Kann mir jemand ein Tip geben welche Runde wir machen können....


----------



## Pilatus (1. Juli 2014)

mit dem Lift hoch und irgendeine Strecke wieder runter?


----------



## Thrasher (3. Juli 2014)

Hi!

Ich fahre am Sonntag mit zusammen mit nem Kumpel nach Les Gets. Wir waren beide noch nie da, sind in Sachen Kondition und Fahrtechnik jetzt nicht soo fit.
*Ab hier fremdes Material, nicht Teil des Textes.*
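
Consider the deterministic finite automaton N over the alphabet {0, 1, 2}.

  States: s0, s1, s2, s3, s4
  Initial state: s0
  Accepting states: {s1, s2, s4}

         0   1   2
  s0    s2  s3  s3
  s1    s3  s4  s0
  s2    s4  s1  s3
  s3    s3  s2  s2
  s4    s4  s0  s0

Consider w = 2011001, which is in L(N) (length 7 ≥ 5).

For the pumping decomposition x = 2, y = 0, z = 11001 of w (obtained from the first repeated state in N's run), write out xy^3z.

xy^3z = 2·0·0·0·11001 = 200011001.
Reading y = 0 takes N from s3 back to s3, so after x·y·y·y the machine is still in s3, and z then leads to the accepting state s2. Hence 200011001 ∈ L(N).

200011001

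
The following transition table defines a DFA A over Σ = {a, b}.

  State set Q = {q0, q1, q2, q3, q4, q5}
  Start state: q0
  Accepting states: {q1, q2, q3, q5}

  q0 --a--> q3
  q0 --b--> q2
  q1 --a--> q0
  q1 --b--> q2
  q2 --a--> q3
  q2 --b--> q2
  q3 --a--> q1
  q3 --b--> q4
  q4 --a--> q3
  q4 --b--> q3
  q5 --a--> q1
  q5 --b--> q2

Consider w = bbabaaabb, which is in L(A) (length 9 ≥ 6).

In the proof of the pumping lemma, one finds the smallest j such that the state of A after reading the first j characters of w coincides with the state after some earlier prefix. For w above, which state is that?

Run of A on w = b b a b a a a b b:
  step 0: q0  (start)
  step 1: q2  (read b: q0→q2)
  step 2: q2  (read b: q2→q2)   ← first repeat (q2 seen earlier)
  step 3: q3  (read a: q2→q3)
  step 4: q4  (read b: q3→q4)
  step 5: q3  (read a: q4→q3)
  step 6: q1  (read a: q3→q1)
  step 7: q0  (read a: q1→q0)
  step 8: q2  (read b: q0→q2)
  step 9: q2  (read b: q2→q2)

The earliest repeat is at step j = 2: A is in q2, which it already visited at step i = 1.

q2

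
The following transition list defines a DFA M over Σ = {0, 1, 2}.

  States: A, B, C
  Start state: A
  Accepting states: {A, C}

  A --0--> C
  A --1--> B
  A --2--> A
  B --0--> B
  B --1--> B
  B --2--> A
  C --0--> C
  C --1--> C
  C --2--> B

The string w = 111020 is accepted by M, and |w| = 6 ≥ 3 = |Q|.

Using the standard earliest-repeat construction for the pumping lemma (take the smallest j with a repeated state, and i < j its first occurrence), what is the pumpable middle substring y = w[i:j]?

1

State sequence: A -1-> B -1-> B -1-> B -0-> B -2-> A -0-> C
First repeat at step 2: B was already visited.

So i = 1, j = 2, giving x = w[0:1] = 1, y = w[1:2] = 1, z = w[2:6] = 1020.
Check: |xy| = 2 ≤ 3 and |y| = 1 ≥ 1. Reading y takes M from B back to B, so every xyⁱz is accepted.
The DFA has 3 states, so the proof of the pumping lemma guarantees a repeated state among the first 3+1 visited; the segment between the two visits is the pumpable y.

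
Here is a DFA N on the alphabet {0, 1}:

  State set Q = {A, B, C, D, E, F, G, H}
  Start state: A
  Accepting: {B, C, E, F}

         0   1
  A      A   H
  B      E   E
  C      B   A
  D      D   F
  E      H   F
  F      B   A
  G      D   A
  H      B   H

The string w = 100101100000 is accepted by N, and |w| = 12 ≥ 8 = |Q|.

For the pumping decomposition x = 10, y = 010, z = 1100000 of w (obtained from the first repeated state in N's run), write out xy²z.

100100101100000

xy^2z = 10·010·010·1100000 = 100100101100000.
Reading y = 010 takes N from B back to B, so after x·y·y the machine is still in B, and z then leads to the accepting state E. Hence 100100101100000 ∈ L(N).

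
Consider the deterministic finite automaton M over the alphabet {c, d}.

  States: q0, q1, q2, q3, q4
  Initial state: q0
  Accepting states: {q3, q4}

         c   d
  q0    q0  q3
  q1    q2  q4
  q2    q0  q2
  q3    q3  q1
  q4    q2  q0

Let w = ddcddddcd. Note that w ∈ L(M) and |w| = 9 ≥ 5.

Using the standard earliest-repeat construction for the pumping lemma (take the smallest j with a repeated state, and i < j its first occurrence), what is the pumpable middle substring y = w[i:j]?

State sequence: q0 -d-> q3 -d-> q1 -c-> q2 -d-> q2 -d-> q2 -d-> q2 -d-> q2 -c-> q0 -d-> q3
First repeat at step 4: q2 was already visited.

So i = 3, j = 4, giving x = w[0:3] = ddc, y = w[3:4] = d, z = w[4:9] = dddcd.
Check: |xy| = 4 ≤ 5 and |y| = 1 ≥ 1. Reading y takes M from q2 back to q2, so every xyⁱz is accepted.
With |Q| = 5, pigeonhole forces a state repeat no later than step 5; the substring read between the first and second visits to that state can be pumped.

d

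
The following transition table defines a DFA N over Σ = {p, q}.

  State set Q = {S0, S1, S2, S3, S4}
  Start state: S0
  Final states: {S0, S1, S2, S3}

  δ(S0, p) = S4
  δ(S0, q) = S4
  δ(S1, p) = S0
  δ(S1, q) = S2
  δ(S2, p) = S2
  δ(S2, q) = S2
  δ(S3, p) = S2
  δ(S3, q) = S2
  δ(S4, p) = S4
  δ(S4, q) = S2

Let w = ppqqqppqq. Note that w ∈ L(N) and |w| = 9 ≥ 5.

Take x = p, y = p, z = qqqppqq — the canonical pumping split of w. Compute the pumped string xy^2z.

pppqqqppqq

xy^2z = p·p·p·qqqppqq = pppqqqppqq.
Reading y = p takes N from S4 back to S4, so after x·y·y the machine is still in S4, and z then leads to the accepting state S2. Hence pppqqqppqq ∈ L(N).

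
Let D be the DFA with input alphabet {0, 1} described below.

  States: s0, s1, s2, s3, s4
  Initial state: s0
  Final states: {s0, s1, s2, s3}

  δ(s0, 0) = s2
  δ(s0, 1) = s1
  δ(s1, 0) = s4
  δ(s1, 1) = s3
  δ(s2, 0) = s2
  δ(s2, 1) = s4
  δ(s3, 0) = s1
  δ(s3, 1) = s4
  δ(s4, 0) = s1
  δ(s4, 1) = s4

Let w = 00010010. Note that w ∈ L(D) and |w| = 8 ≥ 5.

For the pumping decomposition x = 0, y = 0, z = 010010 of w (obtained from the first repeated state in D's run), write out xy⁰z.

0010010

xy⁰z = xz = 0·010010 = 0010010.
Reading y = 0 takes D from s2 back to s2, so after x the machine is still in s2, and z then leads to the accepting state s1. Hence 0010010 ∈ L(D).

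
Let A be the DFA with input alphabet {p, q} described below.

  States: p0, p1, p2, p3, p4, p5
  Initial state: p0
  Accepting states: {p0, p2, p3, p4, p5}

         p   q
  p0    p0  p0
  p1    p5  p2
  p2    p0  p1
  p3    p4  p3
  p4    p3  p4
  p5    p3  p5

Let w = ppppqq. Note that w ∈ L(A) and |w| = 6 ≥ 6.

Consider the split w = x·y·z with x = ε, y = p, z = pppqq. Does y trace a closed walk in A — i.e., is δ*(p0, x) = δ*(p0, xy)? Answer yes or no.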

Könnt Ihr in dieser Gegend evtl einige Strecken ohne Sprünge empfehlen, die mit einem CC Rad auch für eher Ungeübte fahrbar sind?

Danke für Eure Ideen!


----------



## Strider (3. Juli 2014)

Thrasher schrieb:


> Hi!
> 
> Ich fahre am Sonntag mit zusammen mit nem Kumpel nach Les Gets. Wir waren beide noch nie da, sind in Sachen Kondition und Fahrtechnik jetzt nicht soo fit.
> 
> ...


Auf den blauen lines haben die Sprünge immer chicken ways. Ich bin mit dem alll mountain unterwegs und es gibt massig Möglichkeiten. Z.b. alles was zur grossen portes du soleil Rundtour gehört.


----------



## Pilatus (4. Juli 2014)

in les gets gibt es noch die grüne "Les ecureuilles". die ist sehr tauglich. dann auf die blaue und dir wegen der Sprünge keine gedanken machen.
es gibt eigentlcih nur auf den schwarzen richtige doubles. also mit einem richtigen Graben drin. der Rest ist meißtens rollbar. wenn man da nicht blind runterbrennt, passiert auch nix.

viel Spaß


----------



## Monsterwade (4. Juli 2014)

Thrasher schrieb:


> ... die mit einem CC Rad auch für eher Ungeübte fahrbar sind?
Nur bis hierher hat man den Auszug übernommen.